| 7:31 pm on Oct 7, 2003 (gmt 0)|
It might have found a link on your site or another site that had the typo.
If googlebot is actively looking for the page, instead of returning it an error message at least send it to your site map or just add this page to your site.
| 7:40 pm on Oct 7, 2003 (gmt 0)|
I have spent the past 2 hours looking for the bad link. It just doesn't exist.
It's not just looking for one page, it's looking for hundreds of pages in a non existent directory. It's like it' stuttering on the directory name.
I have a /widgets/page.html and about 300 more pages in /widgets/. It's trying to find each page that exists in /widgets/ but looking in /widgets/widgets/ instead.
I have MANY 404's in my log (my custom 404 includes a sitemap).
| 10:19 pm on Oct 7, 2003 (gmt 0)|
Well, my problem has gotten worse and I'm going to start crying soon. Googlebot is starting to go to actual files now but every one it hits gets redirected (302) to my 404 page.
I don't get it!
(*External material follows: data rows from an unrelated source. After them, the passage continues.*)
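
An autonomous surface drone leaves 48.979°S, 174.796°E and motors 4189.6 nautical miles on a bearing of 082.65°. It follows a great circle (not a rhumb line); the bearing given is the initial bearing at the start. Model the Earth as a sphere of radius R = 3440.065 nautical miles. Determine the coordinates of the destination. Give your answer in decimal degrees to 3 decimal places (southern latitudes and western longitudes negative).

The arc subtends δ = 4189.6/3440.065 = 1.217884 rad at the centre.
Converting: φ₁ = -0.854845 rad, θ = 1.442515 rad.
Applying the spherical law of cosines for sides, sin φ₂ = sin φ₁ cos δ + cos φ₁ sin δ cos θ = -0.181978, so φ₂ = -10.485°.
For the longitude increment, Δλ = atan2( sin θ sin δ cos φ₁, cos δ − sin φ₁ sin φ₂ ) = atan2(0.610825, 0.208335) = 71.167°.
λ₂ = 174.796° + 71.167° = 245.963°, normalized to (−180°, 180°] → -114.037°.

latitude -10.485°, longitude -114.037°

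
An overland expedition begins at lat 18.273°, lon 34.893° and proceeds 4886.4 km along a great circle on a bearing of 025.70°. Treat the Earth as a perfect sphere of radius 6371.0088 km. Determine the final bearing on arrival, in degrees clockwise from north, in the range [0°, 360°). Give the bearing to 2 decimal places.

δ = 4886.4/6371.0088 = 0.766974 rad (43.9444°).
Start latitude φ₁ = 0.318924 rad; initial bearing θ = 0.448550 rad.
Applying the spherical law of cosines for sides, sin φ₂ = sin φ₁ cos δ + cos φ₁ sin δ cos θ = 0.819536, so φ₂ = 55.038°.
For the longitude increment, Δλ = atan2( sin θ sin δ cos φ₁, cos δ − sin φ₁ sin φ₂ ) = atan2(0.285767, 0.463052) = 31.680°.
Hence λ₂ = 34.893° + 31.680° = 66.573°.
The forward bearing on arrival equals the back-azimuth from the destination plus 180°.
Back-azimuth from P₂ (55.04°, 66.57°) to P₁ (18.27°, 34.89°), with Δλ' = λ₁ − λ₂ = -31.68°: atan2( sin Δλ' cos φ₁ , cos φ₂ sin φ₁ − sin φ₂ cos φ₁ cos Δλ' ) = 225.94°.
Final bearing = (225.94° + 180°) mod 360° = 45.94°.

final bearing 45.94°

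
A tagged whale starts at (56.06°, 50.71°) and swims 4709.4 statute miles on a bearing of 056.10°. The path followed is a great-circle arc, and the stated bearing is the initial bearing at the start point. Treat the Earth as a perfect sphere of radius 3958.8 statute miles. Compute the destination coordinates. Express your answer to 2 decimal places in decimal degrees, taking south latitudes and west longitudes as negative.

δ = 4709.4/3958.8 = 1.189603 rad (68.1592°).
Converting: φ₁ = 0.978432 rad, θ = 0.979130 rad.
sin φ₂ = sin φ₁ cos δ + cos φ₁ sin δ cos θ = (0.829623)(0.372028) + (0.558324)(0.928221)(0.557745) = 0.597694
φ₂ = asin(0.597694) = 0.640622 rad = 36.70°.
For the longitude increment, Δλ = atan2( sin θ sin δ cos φ₁, cos δ − sin φ₁ sin φ₂ ) = atan2(0.430153, -0.123832) = 106.06°.
Hence λ₂ = 50.71° + 106.06° = 156.77°.

latitude 36.70°, longitude 156.77°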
I have no redirects in my .htaccess.
Anyone have any ideas?
| 11:17 pm on Oct 7, 2003 (gmt 0)|
As a wild guess, I'd start out by suspecting you have semi-relative links in your site (that is, rather than href="http://mysite.com/widgets/foo.htm" or href="widgets/foo.htm" you have href="/widgets/foo.htm".
And did you just move some sites up or down a level (that is, from "/" to "/widgets" or from "/widgets/shopping" to "/widgets") or perhaps just around? Or perhaps the next theory is by itself enough to account for it.
And/or you're using FrontPage or .NET or some M$ tool -- my experience is M$ tools are all VERY bad about portability of categories within projects, and of course while nobody else on earth could aspire to duplicate ALL of M$'s program bugs, many other programmers are capable of recreating specific ones; so it could even be a tool from some other source -- and perhaps the root of your website on your machine is something like c:\widgets\ .
| 11:41 pm on Oct 7, 2003 (gmt 0)|
No, to all of the above. I haven't changed file structure at all. My pages are all hosted on apache. No M$ here.
I just don't get this redirect thing. It had been grabbing pages for days, then sometime yesterday morning it took my robots.txt (for the umteenth time) and now it's acting bizarre. No other spiders seem affected, Slurp has been busy all day, without problems.
I don't know, I just don't know.